«Abbiamo trovato chiare indicazioni sul fatto che lo spyware sia stato caricato all’interno di WhatsApp e in altre applicazioni sui loro dispositivi». È questa la conclusione sull'Italia a cui è giunto finora Citizen Lab, il laboratorio dell'Università di Toronto specializzato in ricerche sull'uso di software spia, nell'ultimo mese e mezzo impegnato a capire qualcosa di più su Graphite, lo spyware prodotto dalla società Paragon Solutions e usato per provare a intercettare almeno 90 persone nel mondo tra cui tre italiani: il giornalista Francesco Cancellato, direttore di Fanpage.it; gli attivisti di Mediterranea Saving Humans, Luca Casarini e Beppe Caccia.

«Ci sono le prove della presenza di Paragon Graphite, usato dai servizi segreti sui telefoni dei nostri attivisti», ha scritto Mediterranea commentando la pubblicazione del report di Citizen Lab. L'ong fondata da Casarini ha fatto saper di voler consegnare il rapporto alle cinque procure che stanno indagando sul caso e alla Presidente del Parlamento Europeo, Roberta Metsola. «Lo invieremo anche alla Corte Penale Internazionale», scrive l'ong, «dietro questo caso c'è la situazione libica e i rapporti tra servizi segreti. Grandi gruppi privati che si occupano di petrolio e armi, e milizie che gestiscono il potere in quel paese, potrebbero avere avuto un ruolo».

Infettati

Citizen Lab scrive di aver «analizzato in modo forense diversi telefoni Android appartenenti a obiettivi di Paragon in Italia», e di aver trovato «chiare indicazioni» sul fatto che Graphite sia penetrato nei loro smartphone. I cellulari Android analizzati sono appunto quelli di Cancellato, Casarini e Caccia. Per studiarli, Citizen Lab ha usato uno strumento chiamato Bigpretzel, capace di identificare la presenza di Graphite sui dispositivi Android. Meno chiaro il caso di David Yambio, fondatore dell'ong Refugees in Libya, vittima di tortura mentre era detenuto nel Paese nordafricano, collaboratore di Casarini e Caccia. Yambio, che ha un iPhone, ha ricevuto nel novembre del 2014 una notifica da Apple in cui veniva avvisato di essere stato preso di mira da uno spyware. Citizen Lab scrive nel suo report di non essere ancora riuscita a stabilire quale tipo di software sia penetrato nel suo telefono ma, ha aggiunto, «ci sono alcuni fattori contestuali che suggeriscono che lo spyware utilizzato contro il signor Yambio potrebbe essere stato anche in questo caso Graphite».

Chi è stato?

Ci sono però anche altri strumenti di sorveglianza che potrebbero essere stati utilizzati contro il «cluster» italiano, come lo definisce Citizen Lab. I ricercatori hanno infatti notato che nel 2024 Meta ha inviato dei messaggi di avvertimento per possibili attacchi informatici «a diverse persone facenti parte dello stesso network organizzativo, tra cui una vittima di Paragon. Ciò suggerisce la necessità di un ulteriore esame di altre tecnologie di sorveglianza impiegate contro questi individui».

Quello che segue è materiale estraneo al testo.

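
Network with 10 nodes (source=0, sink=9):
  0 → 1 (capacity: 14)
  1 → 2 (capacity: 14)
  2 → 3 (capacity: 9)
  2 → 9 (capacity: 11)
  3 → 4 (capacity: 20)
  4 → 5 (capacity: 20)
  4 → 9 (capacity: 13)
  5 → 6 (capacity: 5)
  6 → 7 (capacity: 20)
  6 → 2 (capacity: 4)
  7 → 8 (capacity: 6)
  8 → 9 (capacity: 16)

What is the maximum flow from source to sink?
Maximum flow = 14

Max flow: 14

Flow assignment:
  0 → 1: 14/14
  1 → 2: 14/14
  2 → 3: 3/9
  2 → 9: 11/11
  3 → 4: 3/20
  4 → 9: 3/13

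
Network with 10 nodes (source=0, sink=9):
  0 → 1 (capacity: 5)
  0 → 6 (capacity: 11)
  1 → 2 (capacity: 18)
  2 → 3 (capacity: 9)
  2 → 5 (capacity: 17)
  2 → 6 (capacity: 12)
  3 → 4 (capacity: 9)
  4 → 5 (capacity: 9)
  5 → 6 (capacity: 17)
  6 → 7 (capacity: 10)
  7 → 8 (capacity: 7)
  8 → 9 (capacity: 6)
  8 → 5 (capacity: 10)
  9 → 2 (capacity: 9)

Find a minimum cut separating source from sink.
Min cut value = 6, edges: (8,9)

Min cut value: 6
Partition: S = [0, 1, 2, 3, 4, 5, 6, 7, 8], T = [9]
Cut edges: (8,9)

By max-flow min-cut theorem, max flow = min cut = 6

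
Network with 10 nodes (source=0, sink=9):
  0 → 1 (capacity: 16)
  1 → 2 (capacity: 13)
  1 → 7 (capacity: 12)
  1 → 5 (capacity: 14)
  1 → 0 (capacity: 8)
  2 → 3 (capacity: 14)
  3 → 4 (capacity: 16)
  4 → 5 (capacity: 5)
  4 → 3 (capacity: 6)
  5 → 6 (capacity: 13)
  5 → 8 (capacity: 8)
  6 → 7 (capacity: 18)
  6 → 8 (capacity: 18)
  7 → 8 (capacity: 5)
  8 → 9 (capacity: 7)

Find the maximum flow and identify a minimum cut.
Max flow = 7, Min cut edges: (8,9)

Maximum flow: 7
Minimum cut: (8,9)
Partition: S = [0, 1, 2, 3, 4, 5, 6, 7, 8], T = [9]

Max-flow min-cut theorem verified: both equal 7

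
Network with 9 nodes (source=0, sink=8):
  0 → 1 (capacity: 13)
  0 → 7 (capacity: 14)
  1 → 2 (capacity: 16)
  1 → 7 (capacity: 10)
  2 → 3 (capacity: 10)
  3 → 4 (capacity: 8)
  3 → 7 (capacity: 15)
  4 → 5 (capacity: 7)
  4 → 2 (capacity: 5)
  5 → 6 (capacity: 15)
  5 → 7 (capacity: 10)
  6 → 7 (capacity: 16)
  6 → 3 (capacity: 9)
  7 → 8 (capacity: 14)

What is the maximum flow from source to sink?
Maximum flow = 14

Max flow: 14

Flow assignment:
  0 → 1: 3/13
  0 → 7: 11/14
  1 → 2: 3/16
  2 → 3: 3/10
  3 → 7: 3/15
  7 → 8: 14/14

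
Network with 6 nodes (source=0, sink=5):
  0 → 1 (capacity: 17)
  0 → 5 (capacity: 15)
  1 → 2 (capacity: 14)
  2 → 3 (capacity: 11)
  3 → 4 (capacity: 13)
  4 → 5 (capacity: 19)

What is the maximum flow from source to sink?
Maximum flow = 26

Max flow: 26

Flow assignment:
  0 → 1: 11/17
  0 → 5: 15/15
  1 → 2: 11/14
  2 → 3: 11/11
  3 → 4: 11/13
  4 → 5: 11/19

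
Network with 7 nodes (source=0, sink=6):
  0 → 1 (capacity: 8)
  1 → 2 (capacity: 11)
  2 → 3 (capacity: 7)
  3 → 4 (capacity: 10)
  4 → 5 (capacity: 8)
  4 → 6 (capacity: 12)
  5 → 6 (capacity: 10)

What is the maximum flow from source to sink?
Maximum flow = 7

Max flow: 7

Flow assignment:
  0 → 1: 7/8
  1 → 2: 7/11
  2 → 3: 7/7
  3 → 4: 7/10
  4 → 6: 7/12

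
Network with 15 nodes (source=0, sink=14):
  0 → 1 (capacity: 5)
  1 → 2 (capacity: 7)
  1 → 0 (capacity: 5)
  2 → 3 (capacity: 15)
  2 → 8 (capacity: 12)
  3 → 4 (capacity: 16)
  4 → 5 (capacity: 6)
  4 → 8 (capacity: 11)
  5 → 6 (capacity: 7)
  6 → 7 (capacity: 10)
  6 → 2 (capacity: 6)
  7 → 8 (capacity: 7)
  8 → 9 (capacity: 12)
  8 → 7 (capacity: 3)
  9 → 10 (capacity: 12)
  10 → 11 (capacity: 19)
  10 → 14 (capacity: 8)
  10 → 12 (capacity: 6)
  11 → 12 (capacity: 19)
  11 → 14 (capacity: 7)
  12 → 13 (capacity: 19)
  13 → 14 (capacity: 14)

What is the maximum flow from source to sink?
Maximum flow = 5

Max flow: 5

Flow assignment:
  0 → 1: 5/5
  1 → 2: 5/7
  2 → 8: 5/12
  8 → 9: 5/12
  9 → 10: 5/12
  10 → 14: 5/8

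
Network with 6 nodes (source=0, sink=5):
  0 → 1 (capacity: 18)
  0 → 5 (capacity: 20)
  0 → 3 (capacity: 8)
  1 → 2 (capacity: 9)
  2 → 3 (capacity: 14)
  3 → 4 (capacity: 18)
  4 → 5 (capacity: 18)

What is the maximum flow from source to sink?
Maximum flow = 37

Max flow: 37

Flow assignment:
  0 → 1: 9/18
  0 → 5: 20/20
  0 → 3: 8/8
  1 → 2: 9/9
  2 → 3: 9/14
  3 → 4: 17/18
  4 → 5: 17/18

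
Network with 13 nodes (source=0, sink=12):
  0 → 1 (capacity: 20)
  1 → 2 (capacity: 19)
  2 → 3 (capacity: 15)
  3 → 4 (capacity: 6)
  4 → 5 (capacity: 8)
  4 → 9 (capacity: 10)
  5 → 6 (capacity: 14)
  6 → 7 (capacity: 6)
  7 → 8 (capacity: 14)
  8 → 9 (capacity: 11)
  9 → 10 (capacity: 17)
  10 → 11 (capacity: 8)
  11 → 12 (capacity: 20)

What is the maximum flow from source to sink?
Maximum flow = 6

Max flow: 6

Flow assignment:
  0 → 1: 6/20
  1 → 2: 6/19
  2 → 3: 6/15
  3 → 4: 6/6
  4 → 9: 6/10
  9 → 10: 6/17
  10 → 11: 6/8
  11 → 12: 6/20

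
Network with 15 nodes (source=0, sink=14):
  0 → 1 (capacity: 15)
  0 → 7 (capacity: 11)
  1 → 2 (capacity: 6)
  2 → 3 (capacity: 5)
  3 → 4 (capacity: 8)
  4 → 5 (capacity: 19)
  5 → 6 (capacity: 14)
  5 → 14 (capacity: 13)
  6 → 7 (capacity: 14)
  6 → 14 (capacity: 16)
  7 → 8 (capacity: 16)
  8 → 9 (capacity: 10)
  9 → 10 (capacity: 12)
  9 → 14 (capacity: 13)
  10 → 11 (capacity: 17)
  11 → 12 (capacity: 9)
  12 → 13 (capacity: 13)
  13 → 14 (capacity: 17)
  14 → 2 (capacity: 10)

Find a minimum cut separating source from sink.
Min cut value = 15, edges: (2,3), (8,9)

Min cut value: 15
Partition: S = [0, 1, 2, 7, 8], T = [3, 4, 5, 6, 9, 10, 11, 12, 13, 14]
Cut edges: (2,3), (8,9)

By max-flow min-cut theorem, max flow = min cut = 15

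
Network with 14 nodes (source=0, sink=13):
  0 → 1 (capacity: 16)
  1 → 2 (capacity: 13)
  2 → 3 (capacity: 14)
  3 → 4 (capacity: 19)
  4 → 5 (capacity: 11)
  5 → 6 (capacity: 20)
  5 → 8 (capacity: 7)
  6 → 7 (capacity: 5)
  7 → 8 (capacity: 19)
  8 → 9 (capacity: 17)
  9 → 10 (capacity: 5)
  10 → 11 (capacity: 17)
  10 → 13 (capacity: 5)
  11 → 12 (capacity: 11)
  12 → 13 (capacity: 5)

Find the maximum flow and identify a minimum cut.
Max flow = 5, Min cut edges: (9,10)

Maximum flow: 5
Minimum cut: (9,10)
Partition: S = [0, 1, 2, 3, 4, 5, 6, 7, 8, 9], T = [10, 11, 12, 13]

Max-flow min-cut theorem verified: both equal 5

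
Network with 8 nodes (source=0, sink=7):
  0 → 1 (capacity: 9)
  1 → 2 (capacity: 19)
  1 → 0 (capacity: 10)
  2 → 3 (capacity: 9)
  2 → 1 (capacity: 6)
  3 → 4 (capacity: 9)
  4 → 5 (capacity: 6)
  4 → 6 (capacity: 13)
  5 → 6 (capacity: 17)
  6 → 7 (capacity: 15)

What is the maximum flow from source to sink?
Maximum flow = 9

Max flow: 9

Flow assignment:
  0 → 1: 9/9
  1 → 2: 9/19
  2 → 3: 9/9
  3 → 4: 9/9
  4 → 6: 9/13
  6 → 7: 9/15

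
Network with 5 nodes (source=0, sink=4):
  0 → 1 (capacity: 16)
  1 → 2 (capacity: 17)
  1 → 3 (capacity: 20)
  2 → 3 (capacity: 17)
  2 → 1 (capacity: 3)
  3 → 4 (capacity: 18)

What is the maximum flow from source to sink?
Maximum flow = 16

Max flow: 16

Flow assignment:
  0 → 1: 16/16
  1 → 3: 16/20
  3 → 4: 16/18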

Resta aperto il quesito fondamentale: chi ha ordinato e realizzato lo spionaggio? Al netto delle varie dichiarazioni dell'ultimo mese e mezzo, tutti hanno detto di non avere responsabilità. In audizione al Copasir, i direttori dei due servizi segreti (Aise e Aisi) hanno ammesso di avere in uso Graphite, ma hanno assicurato di non averlo mai usato contro giornalisti; i quattro corpi di polizia giudiziaria (che possono in teoria usare spyware su delega delle procure) hanno invece escluso di aver mai utilizzato quel prodotto.

Quindi, o qualcuno mente oppure è stato uno Paese straniero, dato che Paragon dice di aver venduto il suo prodotto solo ad autorità pubbliche e peraltro di nazioni alleate di Israele. Intanto proseguono le indagini coordinate dalla Dna (Direzione nazionale antimafia e antiterrorismo) e avviate da cinque procure italiane dopo le denunce delle vittime. Continuano anche le audizioni del Copasir. Secondo quanto risulta a Domani, il Comitato parlamentare che vigila sull'operato dei servizi segreti potrebbe presto decidere di ascoltare, esclusivamente sul tema Graphite, il sottosegretario Alfredo Mantovano, l'uomo a cui Giorgia Meloni ha affidato la delega sull'intelligence.